Enfin, les différentes facettes qui sont montrées de l'évolution de la problématique sont très intéressantes et, là encore, complémentaires. Tout d'abord, la croix comporte une lame évoquant le futur proche ou la stratégie future du consultant. Ensuite, si l'on opte pour la Croix Celtique dite traditionnelle ou la Croix Celtique selon A.E. Waite, la lame 6 ou 3 (respectivement) montre également un aperçu de la meilleure issue possible de la situation, c'est-à-dire des potentiels qu'elle contient et qui peuvent devenir réalité si l'on s'y prend bien. La colonne comporte elle aussi une ou deux lames (si l'on utilise la Croix Celtique Wellsienne) donnant une ouverture vers l'issue de la situation. Dans tous les cas, la lame qui se trouve au sommet de la colonne présente l'issue probable de la situation, c'est-à-dire celle qui se manifestera concrètement si l'on tient compte des différents points soulevés par le tirage. Voilà qui implique de trouver les solutions et les stratégies appropriées face à ce qui aura été mis en exergue, et ceci est du ressort du consultant. La Croix Celtique Wellsienne propose une dernière lame qui, décalée par rapport à la colonne, décrit l'issue consciente. Il s'agit de l'issue de la situation telle que la verra le consultant et telle qu'il la vivra, ce qui peut être différent de l'issue objective et absolue. Cette lame apporte donc une nuance supplémentaire qui peut se révéler intéressante dans certains cas.

 

Un tirage intimidant ?
Bien qu'ils soient très intéressants et qu'ils permettent une analyse approfondie d'une problématique donnée, il est vrai que les aspects qui ont été mis en avant jusqu'à présent peuvent sembler complexes à articuler dans une interprétation. Très souvent, je lis ou j'entends autour de moi que cette méthode de tirage est « trop compliquée », qu'elle comporte « trop de cartes » ou encore qu'apprendre toutes les positions des lames est « trop difficile » ou « trop contraignant », ce qui décourage les cartomanciens débutants et confirmés. À première vue, ce tirage peut certes sembler intimidant, mais il est pourtant assez simple à réaliser dès lors que l'on a acquis les principales bases de l'interprétation en cartomancie.

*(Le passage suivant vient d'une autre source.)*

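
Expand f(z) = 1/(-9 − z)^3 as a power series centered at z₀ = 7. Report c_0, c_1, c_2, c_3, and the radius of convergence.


Let w = z − z₀, so z = z₀ + w.
Then -9 − z = -9 − (z₀ + w) = (-9 − z₀) − w = -16 − w.
f(z) = 1/(-16 − w)^3 = (1/(-16)^3) · (1 − w/(-16))^{−3}.
By the binomial series (1−u)^{−3} = Σ_{n≥0} C(n+2, 2) u^n for |u|<1, with u = w/(-16):
  c_n = C(n+2, 2) / (-16)^(n+3).
  c_0 = 1/(-16)^3 = -1/4096.
  c_1 = 3/(-16)^4 = 3/65536.
  c_2 = 6/(-16)^5 = -3/524288.
  c_3 = 10/(-16)^6 = 5/8388608.
The series is valid for |w/d| < 1, i.e. |z − z₀| < |d|.
Radius of convergence: R = |-9 − z₀| = |-16| = 16 (distance from z₀ to the singularity z = -9).

c_0 = -1/4096, c_1 = 3/65536, c_2 = -3/524288, c_3 = 5/8388608; R = 16.


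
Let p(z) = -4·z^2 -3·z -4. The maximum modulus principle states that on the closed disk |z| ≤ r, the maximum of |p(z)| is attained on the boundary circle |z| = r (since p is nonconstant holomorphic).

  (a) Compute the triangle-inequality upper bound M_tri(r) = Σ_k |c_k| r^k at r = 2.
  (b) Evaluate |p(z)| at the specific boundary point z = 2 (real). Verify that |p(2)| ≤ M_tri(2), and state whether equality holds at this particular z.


Coefficients: c_0 = -4, c_1 = -3, c_2 = -4. Radius r = 2.
Part (a). Triangle bound: M_tri(r) = Σ_k |c_k| r^k
  = |-4|·2^0 + |-3|·2^1 + |-4|·2^2
  = 4 + 6 + 16 = 26.
This bounds M(r) := max_{|z|=r} |p(z)| from above; equality holds iff all terms c_k z^k can be made to align in phase at a single z on |z|=r.
Part (b). At z = 2 (real, on the circle |z| = r):
  p(2) = (-4)·2^0 + (-3)·2^1 + (-4)·2^2 = -26.
  |p(2)| = 26.
Since all nonzero coefficients share the same sign, |p(2)| = 26 = M_tri(2); the triangle bound is attained at z = 2, so in fact M(r) = 26.

M_tri(2) = 26; |p(2)| = 26; equality at z=2: yes.


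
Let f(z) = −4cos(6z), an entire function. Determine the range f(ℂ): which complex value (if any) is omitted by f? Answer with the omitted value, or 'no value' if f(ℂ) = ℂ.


Little Picard bounds the complement of f(ℂ) to at most one point.
cos is entire and surjective onto ℂ: for every w ∈ ℂ, cos(ζ) = w has a solution ζ ∈ ℂ (e.g., via the complex inverse arccos). With ζ = 6z this gives z = ζ/(6). Then -4·cos(6z) takes every value in -4·ℂ = ℂ, and adding 0 is a bijection of ℂ. So f is surjective and omits no value. (Note: only on the real line is cos bounded by [−1, 1].)

Omitted value: no value.


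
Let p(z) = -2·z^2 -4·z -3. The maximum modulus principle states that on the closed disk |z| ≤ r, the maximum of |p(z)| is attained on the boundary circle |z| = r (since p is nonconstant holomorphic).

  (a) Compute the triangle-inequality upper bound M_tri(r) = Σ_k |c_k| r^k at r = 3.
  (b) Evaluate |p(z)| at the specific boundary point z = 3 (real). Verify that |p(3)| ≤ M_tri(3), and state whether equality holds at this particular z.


Coefficients: c_0 = -3, c_1 = -4, c_2 = -2. Radius r = 3.
Part (a). Triangle bound: M_tri(r) = Σ_k |c_k| r^k
  = |-3|·3^0 + |-4|·3^1 + |-2|·3^2
  = 3 + 12 + 18 = 33.
This bounds M(r) := max_{|z|=r} |p(z)| from above; equality holds iff all terms c_k z^k can be made to align in phase at a single z on |z|=r.
Part (b). At z = 3 (real, on the circle |z| = r):
  p(3) = (-3)·3^0 + (-4)·3^1 + (-2)·3^2 = -33.
  |p(3)| = 33.
Since all nonzero coefficients share the same sign, |p(3)| = 33 = M_tri(3); the triangle bound is attained at z = 3, so in fact M(r) = 33.

M_tri(3) = 33; |p(3)| = 33; equality at z=3: yes.


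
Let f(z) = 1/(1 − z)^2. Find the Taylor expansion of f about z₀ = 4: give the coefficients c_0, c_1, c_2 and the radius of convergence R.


Let w = z − z₀, so z = z₀ + w.
Then 1 − z = 1 − (z₀ + w) = (1 − z₀) − w = -3 − w.
f(z) = 1/(-3 − w)^2 = (1/(-3)^2) · (1 − w/(-3))^{−2}.
By the binomial series (1−u)^{−2} = Σ_{n≥0} C(n+1, 1) u^n for |u|<1, with u = w/(-3):
  c_n = C(n+1, 1) / (-3)^(n+2).
  c_0 = 1/(-3)^2 = 1/9.
  c_1 = 2/(-3)^3 = -2/27.
  c_2 = 3/(-3)^4 = 1/27.
The series is valid for |w/d| < 1, i.e. |z − z₀| < |d|.
Radius of convergence: R = |1 − z₀| = |-3| = 3 (distance from z₀ to the singularity z = 1).

c_0 = 1/9, c_1 = -2/27, c_2 = 1/27; R = 3.


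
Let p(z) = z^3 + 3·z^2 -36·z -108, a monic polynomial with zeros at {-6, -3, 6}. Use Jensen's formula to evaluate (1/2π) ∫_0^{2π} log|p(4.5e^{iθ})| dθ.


Zeros: -6, -3, 6; r = 4.5.
Inside |z| < r: -3. Outside (|z| ≥ r): -6, 6.
p(0) = -108, so log|p(0)| = log(108) = 4.6821.
Apply Jensen: I(r) = log|p(0)| + Σ_k log(r/|z_k|), summed over zeros inside |z| < r.
  log(r/|z_k|) for z_k = -3: log(4.5/3) = 0.4055
  Outside zeros (-6, 6) contribute nothing to the Jensen sum.
Sum over inside zeros: 0.4055.
I(r) = log|p(0)| + (inside sum) = 4.6821 + 0.4055 = 5.0876.
Note: since some zeros are outside |z| ≤ r, the simplified n·log(r) form does NOT apply — only the inside zeros contribute.

I(r) ≈ 5.0876.


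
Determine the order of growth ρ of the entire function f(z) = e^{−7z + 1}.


|e^{−7z + 1}| = e^{Re(-7·z) + 1} ≤ e^{7|z|^1 + 1} = e^{7r^1 + 1} on |z| = r, so ρ ≤ 1. Choosing z on |z|=r so that -7·z is real positive (always possible by picking arg z appropriately) gives |f(z)| = e^{7r^1 + 1}, matching the bound. The additive constant 1 does not affect log log M(r) ~ 1·log r. Hence ρ = 1.
Therefore ρ = 1.

Order ρ = 1.


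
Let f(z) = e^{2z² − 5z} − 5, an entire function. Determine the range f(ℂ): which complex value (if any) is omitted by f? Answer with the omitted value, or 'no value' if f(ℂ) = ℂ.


Little Picard bounds the complement of f(ℂ) to at most one point.
The exponent g(z) = 2z² − 5z is a nonconstant polynomial, hence surjective onto ℂ. So e^{g(z)} takes every value in {e^w : w ∈ ℂ} = ℂ ∖ {0}. Adding -5 shifts the range to ℂ ∖ {-5}. f omits exactly -5.

Omitted value: -5.


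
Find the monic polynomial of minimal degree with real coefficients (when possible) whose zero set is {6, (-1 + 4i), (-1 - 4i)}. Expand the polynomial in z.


The polynomial is p(z) = ∏_{α ∈ S} (z − α), where S = {6, (-1 + 4i), (-1 - 4i)}.
Expanding the product yields: p(z) = z^3 -4·z^2 + 5·z -102.
Note conjugate pairs combine to real quadratics: (z − (-1+4i))(z − (-1−4i)) = z² + 2z + 17.
The resulting polynomial has degree 3 and real coefficients as required.

p(z) = z^3 -4·z^2 + 5·z -102.


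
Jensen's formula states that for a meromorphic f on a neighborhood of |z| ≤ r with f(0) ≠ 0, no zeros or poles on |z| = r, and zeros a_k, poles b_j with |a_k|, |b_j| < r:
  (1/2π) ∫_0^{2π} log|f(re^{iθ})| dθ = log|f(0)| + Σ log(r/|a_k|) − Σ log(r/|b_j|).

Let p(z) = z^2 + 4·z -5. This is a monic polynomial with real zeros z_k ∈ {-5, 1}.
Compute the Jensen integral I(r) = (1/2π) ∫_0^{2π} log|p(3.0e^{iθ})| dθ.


Zeros: -5, 1; r = 3.0.
Inside |z| < r: 1. Outside (|z| ≥ r): -5.
p(0) = -5, so log|p(0)| = log(5) = 1.6094.
Apply Jensen: I(r) = log|p(0)| + Σ_k log(r/|z_k|), summed over zeros inside |z| < r.
  log(r/|z_k|) for z_k = 1: log(3.0/1) = 1.0986
  Outside zeros (-5) contribute nothing to the Jensen sum.
Sum over inside zeros: 1.0986.
I(r) = log|p(0)| + (inside sum) = 1.6094 + 1.0986 = 2.7081.
Note: since some zeros are outside |z| ≤ r, the simplified n·log(r) form does NOT apply — only the inside zeros contribute.

I(r) ≈ 2.7081.


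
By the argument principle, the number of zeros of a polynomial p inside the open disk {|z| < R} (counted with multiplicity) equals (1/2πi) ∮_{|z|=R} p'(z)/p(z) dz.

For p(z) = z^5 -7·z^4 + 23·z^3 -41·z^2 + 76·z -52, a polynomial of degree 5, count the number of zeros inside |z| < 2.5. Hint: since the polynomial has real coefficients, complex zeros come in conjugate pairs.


The zeros of p are: (0 + 2i), (0 - 2i), 1, (3 + 2i), (3 - 2i).
Their magnitudes are: 2, 2, 1, 3.606, 3.606.
Zeros with |z| < R = 2.5: (0 + 2i), (0 - 2i), 1.
Count = 3.
By the argument principle, (1/2πi) ∮_{|z|=R} p'(z)/p(z) dz equals exactly this count.

Number of zeros inside |z| < 2.5: 3.


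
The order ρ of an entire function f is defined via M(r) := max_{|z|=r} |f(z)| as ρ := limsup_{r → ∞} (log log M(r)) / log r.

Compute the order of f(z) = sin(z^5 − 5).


Write sin(w) = (e^{iw} ± e^{−iw})/(2 or 2i), so |sin(w)| ≤ e^{|w|}. With w = z^5 − 5, |w| ≤ 1r^5 + 5 on |z|=r, giving M(r) ≤ e^{1r^5 + 5} and ρ ≤ 5. For the lower bound, choose z on |z|=r with 1z^5 purely imaginary of modulus 1r^5; then |sin(z^5 − 5)| grows like e^{1r^5}/2, so ρ ≥ 5. Hence ρ = 5.
Therefore ρ = 5.

Order ρ = 5.


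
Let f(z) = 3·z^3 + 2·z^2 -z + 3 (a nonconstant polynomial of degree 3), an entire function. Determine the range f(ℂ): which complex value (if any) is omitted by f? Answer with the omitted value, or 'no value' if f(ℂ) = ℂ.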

Tout d'abord, il faut autant que possible cesser de l'aborder avec l'idée qu'il est « difficile » ou « compliqué » ! Ce n'est pas parce qu'un tirage comporte « beaucoup » de cartes – tout est relatif – que son interprétation est laborieuse ou qu'il est hors de portée du cartomancien « non expert ». Là encore, la notion d'« expert » reflète plus souvent la confiance que le consultant a en lui-même que ses réelles capacités à déchiffrer les tirages. C'est pourquoi il ne faut pas tomber dans le piège de penser que la Croix Celtique est inaccessible uniquement parce qu'elle combine différents aspects et plusieurs niveaux de lecture.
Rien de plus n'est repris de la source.